Claro que sim. Só para terminar, mesmo que não exista ainda nenhum plano concreto, este pode ser o primeiro de vários discos em conjunto?
[FV] Hoje a gente já disse, os próximos vão ser Cartão SD e iPhone [risos].
[SC] O iPhone vai ser um disco totalmente de nós e que ninguém vai falar nada [risos]. Eu acho que a gente tem muito que trabalhar nesse disco juntos, gosto muito de tocar com ele e pela recepção que estamos a ter com este disco… É uma prova para nós mesmos que existe muito pano para mangas, muito ainda para explorar com esta parceria.
[FV] Até porque a gente conhece muito a música um do outro, a gente gosta de muitas músicas um do outro, a gente segue fazendo mais música.

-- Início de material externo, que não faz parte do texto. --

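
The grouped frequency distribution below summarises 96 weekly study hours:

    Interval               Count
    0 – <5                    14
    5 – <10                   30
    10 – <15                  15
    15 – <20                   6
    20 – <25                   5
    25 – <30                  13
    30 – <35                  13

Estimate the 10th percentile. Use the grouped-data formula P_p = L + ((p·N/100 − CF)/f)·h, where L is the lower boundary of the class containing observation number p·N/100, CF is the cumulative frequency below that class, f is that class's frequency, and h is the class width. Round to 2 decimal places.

3.43

N = 96; target position k = 10/100 · 96 = 9.6.
Cumulative frequencies: 14, 44, 59, 65, 70, 83, 96.
Observation 9.6 falls in the class 0 – <5.
L = 0, CF = 0, f = 14, h = 5.
P10 = 0 + ((9.6 − 0)/14)·5 = 0 + 3.42857 = 3.42857.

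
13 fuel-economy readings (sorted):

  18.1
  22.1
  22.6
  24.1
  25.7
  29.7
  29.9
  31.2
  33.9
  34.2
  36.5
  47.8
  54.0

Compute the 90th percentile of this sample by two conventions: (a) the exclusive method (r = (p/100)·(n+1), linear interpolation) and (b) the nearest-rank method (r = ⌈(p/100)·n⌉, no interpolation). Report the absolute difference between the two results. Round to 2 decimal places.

3.72

n = 13.
(a) r = 12.6; between ranks 12 (47.8) and 13 (54.0): 51.52.
(b) the nearest-rank method: rank 12 → 47.8.
|51.52 − 47.8| = 3.72.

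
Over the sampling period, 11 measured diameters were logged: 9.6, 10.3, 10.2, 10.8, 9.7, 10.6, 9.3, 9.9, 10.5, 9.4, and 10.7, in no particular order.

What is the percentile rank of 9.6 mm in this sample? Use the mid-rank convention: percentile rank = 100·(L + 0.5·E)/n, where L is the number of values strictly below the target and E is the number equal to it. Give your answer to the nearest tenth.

22.7

Sorted: 9.3, 9.4, 9.6, 9.7, 9.9, 10.2, 10.3, 10.5, 10.6, 10.7, 10.8.
Count below 9.6: L = 2; count equal: E = 1; n = 11.
Percentile rank = 100·(2 + 0.5·1)/11 = 100·2.5/11 = 22.73.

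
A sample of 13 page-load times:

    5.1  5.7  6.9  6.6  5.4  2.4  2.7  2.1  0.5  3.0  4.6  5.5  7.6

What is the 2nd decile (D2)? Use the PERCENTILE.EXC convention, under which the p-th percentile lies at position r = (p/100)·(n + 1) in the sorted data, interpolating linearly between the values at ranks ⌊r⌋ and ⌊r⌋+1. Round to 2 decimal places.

Sorted: 0.5, 2.1, 2.4, 2.7, 3.0, 4.6, 5.1, 5.4, 5.5, 5.7, 6.6, 6.9, 7.6.
n = 13.
r = (20/100)·(13 + 1) = 2.8.
Rank 2 is 2.1 and rank 3 is 2.4.
Interpolate: 2.1 + 0.8·(2.4 − 2.1) = 2.1 + 0.8·0.3 = 2.34.

2.34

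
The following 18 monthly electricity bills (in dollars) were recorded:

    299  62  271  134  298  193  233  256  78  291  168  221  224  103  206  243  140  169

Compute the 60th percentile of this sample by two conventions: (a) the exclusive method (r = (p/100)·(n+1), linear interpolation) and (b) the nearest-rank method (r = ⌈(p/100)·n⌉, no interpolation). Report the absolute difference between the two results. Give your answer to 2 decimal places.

3.60

Sorted: 62, 78, 103, 134, 140, 168, 169, 193, 206, 221, 224, 233, 243, 256, 271, 291, 298, 299.
n = 18.
(a) r = 11.4; between ranks 11 (224) and 12 (233): 227.6.
(b) the nearest-rank method: rank 11 → 224.
|227.6 − 224| = 3.6.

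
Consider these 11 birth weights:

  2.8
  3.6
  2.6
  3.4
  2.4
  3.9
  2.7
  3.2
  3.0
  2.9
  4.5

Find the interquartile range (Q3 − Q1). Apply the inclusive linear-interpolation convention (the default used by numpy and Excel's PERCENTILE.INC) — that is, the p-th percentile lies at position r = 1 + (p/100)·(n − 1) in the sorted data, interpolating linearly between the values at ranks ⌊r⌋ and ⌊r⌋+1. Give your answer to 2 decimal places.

0.75

Sorted: 2.4, 2.6, 2.7, 2.8, 2.9, 3.0, 3.2, 3.4, 3.6, 3.9, 4.5.
n = 11.
P25: r = 3.5; ranks 3–4 are 2.7, 2.8; interpolating gives 2.75.
P75: r = 8.5; ranks 8–9 are 3.4, 3.6; interpolating gives 3.5.
Difference: 3.5 − 2.75 = 0.75.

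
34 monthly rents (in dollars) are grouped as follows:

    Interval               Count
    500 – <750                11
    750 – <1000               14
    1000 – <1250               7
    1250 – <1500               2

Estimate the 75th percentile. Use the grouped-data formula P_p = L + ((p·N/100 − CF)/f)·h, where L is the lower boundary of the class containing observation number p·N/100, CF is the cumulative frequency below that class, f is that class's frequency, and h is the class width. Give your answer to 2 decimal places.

N = 34; target position k = 75/100 · 34 = 25.5.
Cumulative frequencies: 11, 25, 32, 34.
Observation 25.5 falls in the class 1000 – <1250.
L = 1000, CF = 25, f = 7, h = 250.
P75 = 1000 + ((25.5 − 25)/7)·250 = 1000 + 17.8571 = 1017.86.

1017.86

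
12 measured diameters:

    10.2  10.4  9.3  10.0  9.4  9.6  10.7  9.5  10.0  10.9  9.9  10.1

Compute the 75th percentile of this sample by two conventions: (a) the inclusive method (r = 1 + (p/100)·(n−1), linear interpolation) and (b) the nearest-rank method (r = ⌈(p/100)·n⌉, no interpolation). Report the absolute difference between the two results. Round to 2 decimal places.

Sorted: 9.3, 9.4, 9.5, 9.6, 9.9, 10.0, 10.0, 10.1, 10.2, 10.4, 10.7, 10.9.
n = 12.
(a) r = 9.25; between ranks 9 (10.2) and 10 (10.4): 10.25.
(b) the nearest-rank method: rank 9 → 10.2.
|10.25 − 10.2| = 0.05.

0.05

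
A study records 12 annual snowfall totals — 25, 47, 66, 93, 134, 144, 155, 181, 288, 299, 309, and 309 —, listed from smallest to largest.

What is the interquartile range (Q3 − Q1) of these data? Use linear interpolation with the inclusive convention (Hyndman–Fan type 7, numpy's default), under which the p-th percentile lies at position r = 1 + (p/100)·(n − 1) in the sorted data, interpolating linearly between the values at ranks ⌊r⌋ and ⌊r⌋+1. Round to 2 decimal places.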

E estão sempre a criar, não é?
[FV] E também fazemos músicas que outras pessoas podem cantar. Sinto que estamos num turbilhão criativo juntos que certamente vai dar noutras coisas. Também existe sempre a pressão do segundo disco, como a galera está a amar este… Mas nunca vai cair no ostracismo, é muita música, muita nota. Mas, como estamos a tocar ao vivo, acabamos sempre por ter contacto com novas músicas.
[SC] Já tocámos uma que ainda não está gravada, já fiz um arranjo na live session que gravámos. A gente não aguenta, cansamo-nos muito facilmente das nossas músicas e queremos sempre mais.